The name has an interesting etymology as the basic Indo-European root is *ṷérs- ‘to rain, moisten’ (also found in Greek eérsē ‘dew’, Sanskrit várṣati ‘to rain’, Avestan aiβi.varəšta ‘it rained on’), making Ouranos the ‘rainmaker’. Rain and dew are both key symbols for spirit input.
In Ancient Greek literature, Ouranos was the offspring of the Great Mother from the concept of the Father and Mother symbolism. According to Hesiod's Theogony, Ouranos was conceived by Gaia alone.
The Milky way galaxy consists of a bar-shaped core region surrounded by a disk of gas, dust and stars forming the four distinct arm structures spiralling outward from the Galaxy's centre. It is turning according to precise mathematical formula. Each spiral arm describes a logarithmic spiral with a pitch of approximately 12 degrees. The distribution of mass in the Milky Way Galaxy is such that the orbital speed of most stars in the Galaxy does not depend on its distance from the center.
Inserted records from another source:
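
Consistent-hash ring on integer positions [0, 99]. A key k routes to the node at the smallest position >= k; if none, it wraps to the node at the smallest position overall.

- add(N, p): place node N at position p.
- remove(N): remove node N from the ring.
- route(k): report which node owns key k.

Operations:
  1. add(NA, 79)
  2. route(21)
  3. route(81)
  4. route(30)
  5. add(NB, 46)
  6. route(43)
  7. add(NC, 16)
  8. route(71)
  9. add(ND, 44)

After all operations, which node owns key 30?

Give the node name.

Op 1: add NA@79 -> ring=[79:NA]
Op 2: route key 21: smallest pos >= 21 is 79 -> NA
Op 3: route key 81: none >= 81, wrap to smallest pos 79 -> NA
Op 4: route key 30: smallest pos >= 30 is 79 -> NA
Op 5: add NB@46 -> ring=[46:NB,79:NA]
Op 6: route key 43: smallest pos >= 43 is 46 -> NB
Op 7: add NC@16 -> ring=[16:NC,46:NB,79:NA]
Op 8: route key 71: smallest pos >= 71 is 79 -> NA
Op 9: add ND@44 -> ring=[16:NC,44:ND,46:NB,79:NA]
Final route key 30: smallest pos >= 30 is 44 -> ND

Answer: ND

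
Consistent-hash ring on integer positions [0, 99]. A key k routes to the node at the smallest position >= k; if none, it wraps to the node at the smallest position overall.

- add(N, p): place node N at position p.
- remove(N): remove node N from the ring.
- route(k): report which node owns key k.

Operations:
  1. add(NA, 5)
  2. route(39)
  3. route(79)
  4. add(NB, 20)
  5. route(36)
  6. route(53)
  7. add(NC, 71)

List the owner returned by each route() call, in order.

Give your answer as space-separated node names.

Answer: NA NA NA NA

Derivation:
Op 1: add NA@5 -> ring=[5:NA]
Op 2: route key 39: none >= 39, wrap to smallest pos 5 -> NA
Op 3: route key 79: none >= 79, wrap to smallest pos 5 -> NA
Op 4: add NB@20 -> ring=[5:NA,20:NB]
Op 5: route key 36: none >= 36, wrap to smallest pos 5 -> NA
Op 6: route key 53: none >= 53, wrap to smallest pos 5 -> NA
Op 7: add NC@71 -> ring=[5:NA,20:NB,71:NC]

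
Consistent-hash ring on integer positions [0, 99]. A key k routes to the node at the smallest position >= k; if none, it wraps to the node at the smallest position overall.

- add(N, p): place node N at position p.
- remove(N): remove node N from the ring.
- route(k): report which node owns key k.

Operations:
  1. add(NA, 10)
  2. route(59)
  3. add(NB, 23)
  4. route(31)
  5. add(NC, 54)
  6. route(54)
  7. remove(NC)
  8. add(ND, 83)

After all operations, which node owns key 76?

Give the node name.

Answer: ND

Derivation:
Op 1: add NA@10 -> ring=[10:NA]
Op 2: route key 59: none >= 59, wrap to smallest pos 10 -> NA
Op 3: add NB@23 -> ring=[10:NA,23:NB]
Op 4: route key 31: none >= 31, wrap to smallest pos 10 -> NA
Op 5: add NC@54 -> ring=[10:NA,23:NB,54:NC]
Op 6: route key 54: smallest pos >= 54 is 54 -> NC
Op 7: remove NC -> ring=[10:NA,23:NB]
Op 8: add ND@83 -> ring=[10:NA,23:NB,83:ND]
Final route key 76: smallest pos >= 76 is 83 -> ND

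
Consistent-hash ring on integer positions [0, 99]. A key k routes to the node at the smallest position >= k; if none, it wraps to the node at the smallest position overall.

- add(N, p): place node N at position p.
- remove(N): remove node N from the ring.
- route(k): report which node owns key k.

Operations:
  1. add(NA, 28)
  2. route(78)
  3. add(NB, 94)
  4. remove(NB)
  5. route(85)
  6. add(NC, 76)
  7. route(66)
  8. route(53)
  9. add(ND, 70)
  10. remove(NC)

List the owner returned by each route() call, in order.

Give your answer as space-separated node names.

Answer: NA NA NC NC

Derivation:
Op 1: add NA@28 -> ring=[28:NA]
Op 2: route key 78: none >= 78, wrap to smallest pos 28 -> NA
Op 3: add NB@94 -> ring=[28:NA,94:NB]
Op 4: remove NB -> ring=[28:NA]
Op 5: route key 85: none >= 85, wrap to smallest pos 28 -> NA
Op 6: add NC@76 -> ring=[28:NA,76:NC]
Op 7: route key 66: smallest pos >= 66 is 76 -> NC
Op 8: route key 53: smallest pos >= 53 is 76 -> NC
Op 9: add ND@70 -> ring=[28:NA,70:ND,76:NC]
Op 10: remove NC -> ring=[28:NA,70:ND]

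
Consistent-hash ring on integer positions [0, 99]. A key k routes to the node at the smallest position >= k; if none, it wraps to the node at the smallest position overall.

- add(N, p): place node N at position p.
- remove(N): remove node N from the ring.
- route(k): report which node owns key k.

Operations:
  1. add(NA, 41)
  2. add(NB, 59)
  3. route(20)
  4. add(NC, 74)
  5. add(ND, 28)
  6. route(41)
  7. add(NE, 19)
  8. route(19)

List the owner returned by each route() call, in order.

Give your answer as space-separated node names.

Op 1: add NA@41 -> ring=[41:NA]
Op 2: add NB@59 -> ring=[41:NA,59:NB]
Op 3: route key 20: smallest pos >= 20 is 41 -> NA
Op 4: add NC@74 -> ring=[41:NA,59:NB,74:NC]
Op 5: add ND@28 -> ring=[28:ND,41:NA,59:NB,74:NC]
Op 6: route key 41: smallest pos >= 41 is 41 -> NA
Op 7: add NE@19 -> ring=[19:NE,28:ND,41:NA,59:NB,74:NC]
Op 8: route key 19: smallest pos >= 19 is 19 -> NE

Answer: NA NA NE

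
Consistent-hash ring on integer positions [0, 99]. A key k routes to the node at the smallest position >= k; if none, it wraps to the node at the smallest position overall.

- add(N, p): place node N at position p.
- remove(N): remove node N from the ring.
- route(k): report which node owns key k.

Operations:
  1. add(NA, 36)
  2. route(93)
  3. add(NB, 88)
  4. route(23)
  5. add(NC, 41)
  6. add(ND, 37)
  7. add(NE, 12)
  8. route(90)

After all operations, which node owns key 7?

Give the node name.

Op 1: add NA@36 -> ring=[36:NA]
Op 2: route key 93: none >= 93, wrap to smallest pos 36 -> NA
Op 3: add NB@88 -> ring=[36:NA,88:NB]
Op 4: route key 23: smallest pos >= 23 is 36 -> NA
Op 5: add NC@41 -> ring=[36:NA,41:NC,88:NB]
Op 6: add ND@37 -> ring=[36:NA,37:ND,41:NC,88:NB]
Op 7: add NE@12 -> ring=[12:NE,36:NA,37:ND,41:NC,88:NB]
Op 8: route key 90: none >= 90, wrap to smallest pos 12 -> NE
Final route key 7: smallest pos >= 7 is 12 -> NE

Answer: NE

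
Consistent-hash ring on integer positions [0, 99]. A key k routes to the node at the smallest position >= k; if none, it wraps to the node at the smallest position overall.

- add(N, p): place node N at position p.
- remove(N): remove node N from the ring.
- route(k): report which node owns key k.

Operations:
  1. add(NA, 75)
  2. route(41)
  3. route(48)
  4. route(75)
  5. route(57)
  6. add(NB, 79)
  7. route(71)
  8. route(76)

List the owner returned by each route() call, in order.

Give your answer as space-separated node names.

Op 1: add NA@75 -> ring=[75:NA]
Op 2: route key 41: smallest pos >= 41 is 75 -> NA
Op 3: route key 48: smallest pos >= 48 is 75 -> NA
Op 4: route key 75: smallest pos >= 75 is 75 -> NA
Op 5: route key 57: smallest pos >= 57 is 75 -> NA
Op 6: add NB@79 -> ring=[75:NA,79:NB]
Op 7: route key 71: smallest pos >= 71 is 75 -> NA
Op 8: route key 76: smallest pos >= 76 is 79 -> NB

Answer: NA NA NA NA NA NB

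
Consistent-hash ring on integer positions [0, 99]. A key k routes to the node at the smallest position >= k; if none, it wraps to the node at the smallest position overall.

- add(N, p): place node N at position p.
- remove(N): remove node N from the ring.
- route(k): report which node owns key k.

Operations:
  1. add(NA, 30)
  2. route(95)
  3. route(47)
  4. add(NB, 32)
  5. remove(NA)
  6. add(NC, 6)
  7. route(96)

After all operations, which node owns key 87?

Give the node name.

Op 1: add NA@30 -> ring=[30:NA]
Op 2: route key 95: none >= 95, wrap to smallest pos 30 -> NA
Op 3: route key 47: none >= 47, wrap to smallest pos 30 -> NA
Op 4: add NB@32 -> ring=[30:NA,32:NB]
Op 5: remove NA -> ring=[32:NB]
Op 6: add NC@6 -> ring=[6:NC,32:NB]
Op 7: route key 96: none >= 96, wrap to smallest pos 6 -> NC
Final route key 87: none >= 87, wrap to smallest pos 6 -> NC

Answer: NC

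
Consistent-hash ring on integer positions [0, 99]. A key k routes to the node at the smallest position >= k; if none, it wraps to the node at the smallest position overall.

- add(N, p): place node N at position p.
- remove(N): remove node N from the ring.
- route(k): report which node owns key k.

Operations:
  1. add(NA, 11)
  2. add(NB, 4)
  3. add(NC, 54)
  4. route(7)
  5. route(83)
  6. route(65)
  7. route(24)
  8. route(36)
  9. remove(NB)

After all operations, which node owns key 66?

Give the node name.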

Away from the central bulge or outer rim, the typical stellar velocity is between 210 and 240 km/s.
There is thus system at work here with systems of turning, and systems of agglomeration of matter.
The Theogony of Hesiod - translated by Hugh G. Evelyn-White [1914]
But afterwards she [Gaia] lay with Uranus and bare deep-swirling Oceanus, Coeus and Crius and Hyperion and Iapetus, Theia and Rhea, Themis and Mnemosyne and gold-crowned Phoebe and lovely Tethys. After them was born Cronos the wily, youngest and most terrible of her children, and he hated his lusty sire.